Representatives of China, Russia, and the United States held their 3rd consultation on the Afghan peace process in Beijing, where they encouraged all parties to take steps to reduce violence leading to a comprehensive and permanent ceasefire that starts with intra-Afghan negotiations, the U.S. Department of State said in a statement.
The U.S. Special Representative for Afghanistan Reconciliation Zalmay Khalilzad attended the summit after he concluded the seventh round of peace negotiations with the Taliban delegates in Doha, the capital of Qatar on July 9.
“We agreed “intra-Afghan negotiations between the Taliban, Afghan government, and other Afghans should start immediately,” Khalilzad said in a tweet.
“These negotiations should produce a peace framework as soon as possible; and detail a future inclusive political arrangement acceptable to all Afghans,” he added.
“We also agreed that violence needs to slow now and a comprehensive and permanent ceasefire should start with intra-Afghan negotiations,” said Khalilzad adding, “We agreed we will expand and ask more international partners to join with the start of negotiations. Very positive.”
The China, Russia, and the United States welcomed Pakistan joining the consultation and believe that Pakistan can play an important role in facilitating peace in Afghanistan, the statement said.

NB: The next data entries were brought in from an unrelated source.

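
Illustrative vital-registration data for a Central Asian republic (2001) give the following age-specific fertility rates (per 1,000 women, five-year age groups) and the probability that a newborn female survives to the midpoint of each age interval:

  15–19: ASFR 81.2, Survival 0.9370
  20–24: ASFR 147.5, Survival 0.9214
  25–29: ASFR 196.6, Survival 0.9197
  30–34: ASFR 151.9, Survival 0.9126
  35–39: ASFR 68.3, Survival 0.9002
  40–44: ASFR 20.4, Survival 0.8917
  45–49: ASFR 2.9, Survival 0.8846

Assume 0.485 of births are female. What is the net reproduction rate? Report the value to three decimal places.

1.488

Proportion female at birth = 0.485.
Weighting each age-specific rate by interval width and survival:
  15–19: 5 × 81.2/1000 × 0.9370 = 0.38042
  20–24: 5 × 147.5/1000 × 0.9214 = 0.67953
  25–29: 5 × 196.6/1000 × 0.9197 = 0.90407
  30–34: 5 × 151.9/1000 × 0.9126 = 0.69312
  35–39: 5 × 68.3/1000 × 0.9002 = 0.30742
  40–44: 5 × 20.4/1000 × 0.8917 = 0.09095
  45–49: 5 × 2.9/1000 × 0.8846 = 0.01283
Sum = 3.06834
NRR = 0.485 × 3.06834 = 1.48814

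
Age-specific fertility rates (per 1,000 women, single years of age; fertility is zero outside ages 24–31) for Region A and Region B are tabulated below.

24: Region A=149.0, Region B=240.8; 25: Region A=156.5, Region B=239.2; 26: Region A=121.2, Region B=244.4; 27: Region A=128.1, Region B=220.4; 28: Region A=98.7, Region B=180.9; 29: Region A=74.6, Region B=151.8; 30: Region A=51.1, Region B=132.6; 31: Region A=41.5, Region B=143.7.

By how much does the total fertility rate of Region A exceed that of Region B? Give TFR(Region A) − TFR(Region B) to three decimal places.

Region A:
  Sum of ASFRs = 149.0 + 156.5 + 121.2 + 128.1 + 98.7 + 74.6 + 51.1 + 41.5 = 820.7
  TFR = 820.7 / 1000 = 0.8207
Region B:
  Sum of ASFRs = 240.8 + 239.2 + 244.4 + 220.4 + 180.9 + 151.8 + 132.6 + 143.7 = 1553.8
  TFR = 1553.8 / 1000 = 1.5538
Difference = 0.8207 − 1.5538 = -0.7331

-0.733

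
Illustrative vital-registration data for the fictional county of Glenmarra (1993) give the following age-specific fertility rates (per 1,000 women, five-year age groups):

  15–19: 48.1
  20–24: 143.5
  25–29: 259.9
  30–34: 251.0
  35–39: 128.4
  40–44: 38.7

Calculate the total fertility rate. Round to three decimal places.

Sum of ASFRs = 48.1 + 143.5 + 259.9 + 251.0 + 128.4 + 38.7 = 869.6
TFR = 5 × 869.6 / 1000 = 4.348

4.348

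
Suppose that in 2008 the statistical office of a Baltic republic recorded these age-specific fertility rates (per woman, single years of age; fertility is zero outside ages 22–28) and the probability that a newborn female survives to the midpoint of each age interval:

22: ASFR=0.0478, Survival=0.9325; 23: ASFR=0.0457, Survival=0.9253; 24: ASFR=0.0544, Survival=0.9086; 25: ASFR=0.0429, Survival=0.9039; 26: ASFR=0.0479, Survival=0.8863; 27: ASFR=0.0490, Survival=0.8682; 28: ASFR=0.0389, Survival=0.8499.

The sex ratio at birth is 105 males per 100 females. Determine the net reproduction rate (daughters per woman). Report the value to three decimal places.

Proportion female at birth = 100 / (100 + 105) = 0.48780.
Per-age-group product (1 × ASFR × survival probability):
  22: 1 × 0.0478 × 0.9325 = 0.04457
  23: 1 × 0.0457 × 0.9253 = 0.04229
  24: 1 × 0.0544 × 0.9086 = 0.04943
  25: 1 × 0.0429 × 0.9039 = 0.03878
  26: 1 × 0.0479 × 0.8863 = 0.04245
  27: 1 × 0.0490 × 0.8682 = 0.04254
  28: 1 × 0.0389 × 0.8499 = 0.03306
Sum = 0.29312
NRR = 0.48780 × 0.29312 = 0.14298

0.143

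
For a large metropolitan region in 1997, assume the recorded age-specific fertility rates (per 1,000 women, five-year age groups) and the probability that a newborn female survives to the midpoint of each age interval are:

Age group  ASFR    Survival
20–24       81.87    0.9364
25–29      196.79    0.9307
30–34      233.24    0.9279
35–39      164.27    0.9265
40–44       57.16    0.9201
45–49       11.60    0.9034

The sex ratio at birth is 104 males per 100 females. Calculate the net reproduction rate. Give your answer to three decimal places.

Proportion female at birth = 100 / (100 + 104) = 0.49020.
Survival-weighted fertility by age (5·fₓ·Sₓ):
  20–24: 5 × 81.87/1000 × 0.9364 = 0.38332
  25–29: 5 × 196.79/1000 × 0.9307 = 0.91576
  30–34: 5 × 233.24/1000 × 0.9279 = 1.08212
  35–39: 5 × 164.27/1000 × 0.9265 = 0.76098
  40–44: 5 × 57.16/1000 × 0.9201 = 0.26296
  45–49: 5 × 11.60/1000 × 0.9034 = 0.05240
Sum = 3.45754
NRR = 0.49020 × 3.45754 = 1.69489
An NRR exceeding 1 indicates intrinsic growth under these rates.

1.695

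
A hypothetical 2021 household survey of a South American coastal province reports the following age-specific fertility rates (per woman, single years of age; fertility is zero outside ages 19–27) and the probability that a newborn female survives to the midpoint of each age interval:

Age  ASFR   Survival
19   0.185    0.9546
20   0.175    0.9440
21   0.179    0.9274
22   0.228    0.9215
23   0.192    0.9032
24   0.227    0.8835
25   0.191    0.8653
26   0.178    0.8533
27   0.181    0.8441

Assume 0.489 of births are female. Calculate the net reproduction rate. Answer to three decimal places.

Proportion female at birth = 0.489.
Survival-weighted fertility by age (1·fₓ·Sₓ):
  19: 1 × 0.185 × 0.9546 = 0.17660
  20: 1 × 0.175 × 0.9440 = 0.16520
  21: 1 × 0.179 × 0.9274 = 0.16600
  22: 1 × 0.228 × 0.9215 = 0.21010
  23: 1 × 0.192 × 0.9032 = 0.17341
  24: 1 × 0.227 × 0.8835 = 0.20055
  25: 1 × 0.191 × 0.8653 = 0.16527
  26: 1 × 0.178 × 0.8533 = 0.15189
  27: 1 × 0.181 × 0.8441 = 0.15278
Sum = 1.56180
NRR = 0.489 × 1.56180 = 0.76372

0.764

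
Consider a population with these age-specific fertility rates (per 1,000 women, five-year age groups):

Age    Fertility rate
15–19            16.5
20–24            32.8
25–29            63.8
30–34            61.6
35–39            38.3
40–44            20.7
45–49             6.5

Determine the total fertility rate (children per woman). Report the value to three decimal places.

Sum of ASFRs = 16.5 + 32.8 + 63.8 + 61.6 + 38.3 + 20.7 + 6.5 = 240.2
TFR = 5 × 240.2 / 1000 = 1.201

1.201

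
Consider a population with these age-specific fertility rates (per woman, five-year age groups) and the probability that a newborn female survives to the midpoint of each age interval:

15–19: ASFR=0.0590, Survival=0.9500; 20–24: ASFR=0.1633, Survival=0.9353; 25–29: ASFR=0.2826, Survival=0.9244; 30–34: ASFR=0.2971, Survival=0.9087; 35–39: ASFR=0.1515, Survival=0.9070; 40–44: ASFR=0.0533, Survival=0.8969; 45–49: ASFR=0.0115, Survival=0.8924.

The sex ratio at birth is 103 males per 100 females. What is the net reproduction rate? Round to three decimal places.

2.304

Proportion female at birth = 100 / (100 + 103) = 0.49261.
Survival-weighted fertility by age (5·fₓ·Sₓ):
  15–19: 5 × 0.0590 × 0.9500 = 0.28025
  20–24: 5 × 0.1633 × 0.9353 = 0.76367
  25–29: 5 × 0.2826 × 0.9244 = 1.30618
  30–34: 5 × 0.2971 × 0.9087 = 1.34987
  35–39: 5 × 0.1515 × 0.9070 = 0.68705
  40–44: 5 × 0.0533 × 0.8969 = 0.23902
  45–49: 5 × 0.0115 × 0.8924 = 0.05131
Sum = 4.67735
NRR = 0.49261 × 4.67735 = 2.30411
An NRR exceeding 1 indicates intrinsic growth under these rates.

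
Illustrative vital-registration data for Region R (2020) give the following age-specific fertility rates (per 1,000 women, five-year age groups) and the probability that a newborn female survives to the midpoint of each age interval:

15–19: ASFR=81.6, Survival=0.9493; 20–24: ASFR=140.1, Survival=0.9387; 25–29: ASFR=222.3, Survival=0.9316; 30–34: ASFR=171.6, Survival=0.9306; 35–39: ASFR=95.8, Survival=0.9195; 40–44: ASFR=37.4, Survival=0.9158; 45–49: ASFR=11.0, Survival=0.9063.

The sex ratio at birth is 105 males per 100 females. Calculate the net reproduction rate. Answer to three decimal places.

Proportion female at birth = 100 / (100 + 105) = 0.48780.
Survival-weighted fertility by age (5·fₓ·Sₓ):
  15–19: 5 × 81.6/1000 × 0.9493 = 0.38731
  20–24: 5 × 140.1/1000 × 0.9387 = 0.65756
  25–29: 5 × 222.3/1000 × 0.9316 = 1.03547
  30–34: 5 × 171.6/1000 × 0.9306 = 0.79845
  35–39: 5 × 95.8/1000 × 0.9195 = 0.44044
  40–44: 5 × 37.4/1000 × 0.9158 = 0.17125
  45–49: 5 × 11.0/1000 × 0.9063 = 0.04985
Sum = 3.54033
NRR = 0.48780 × 3.54033 = 1.72697

1.727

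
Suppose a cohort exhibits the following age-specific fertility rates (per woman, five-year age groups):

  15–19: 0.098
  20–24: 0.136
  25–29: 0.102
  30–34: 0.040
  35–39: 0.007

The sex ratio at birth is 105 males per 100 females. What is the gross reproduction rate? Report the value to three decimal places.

0.934

Proportion female at birth = 100 / (100 + 105) = 0.48780.
Sum of ASFRs = 0.098 + 0.136 + 0.102 + 0.040 + 0.007 = 0.383
TFR = 5 × 0.383 = 1.915
GRR = 0.48780 × 1.915 = 0.93414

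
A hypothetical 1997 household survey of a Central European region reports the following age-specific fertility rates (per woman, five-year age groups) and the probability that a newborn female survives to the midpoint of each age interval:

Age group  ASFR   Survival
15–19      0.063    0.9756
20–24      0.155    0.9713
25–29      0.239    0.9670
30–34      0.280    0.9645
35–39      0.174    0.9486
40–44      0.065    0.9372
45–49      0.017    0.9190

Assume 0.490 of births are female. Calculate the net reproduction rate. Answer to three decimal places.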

The four sides exchanged views on the current situation and joint efforts for realizing a political settlement to advance peace, stability, and prosperity of Afghanistan and the region, the statement added.
The four sides emphasized the importance of the trilateral consensus on the Afghan peace process reached in Moscow on April 25, 2019.
All sides welcomed recent positive progress as the crucial parties concerned have advanced their talks and increased contacts with each other.
All sides also welcomed intra-Afghan meetings held in Moscow and Doha.
The four sides called for relevant parties to grasp the opportunity for peace and immediately start intra-Afghan negotiations between the Taliban, the Afghan government, and other Afghans.
“They re-affirmed negotiations should be “Afghan-led and Afghan-owned” and further agreed that these negotiations should produce a peace framework as soon as possible,” the statement said.
“This framework should guarantee the orderly and responsible transition of the security situation and detail an agreement on a future inclusive political arrangement acceptable to all Afghans,” the statement noted.
The four sides agreed to maintain the momentum of consultation, will invite other important stakeholders to join on the basis of the trilateral consensus agreed on April 25, 2019, in Moscow, and this broader group will meet when intra-Afghan negotiations start.
The date and venue for the next consultation will be agreed upon through diplomatic channels, the statement concluded.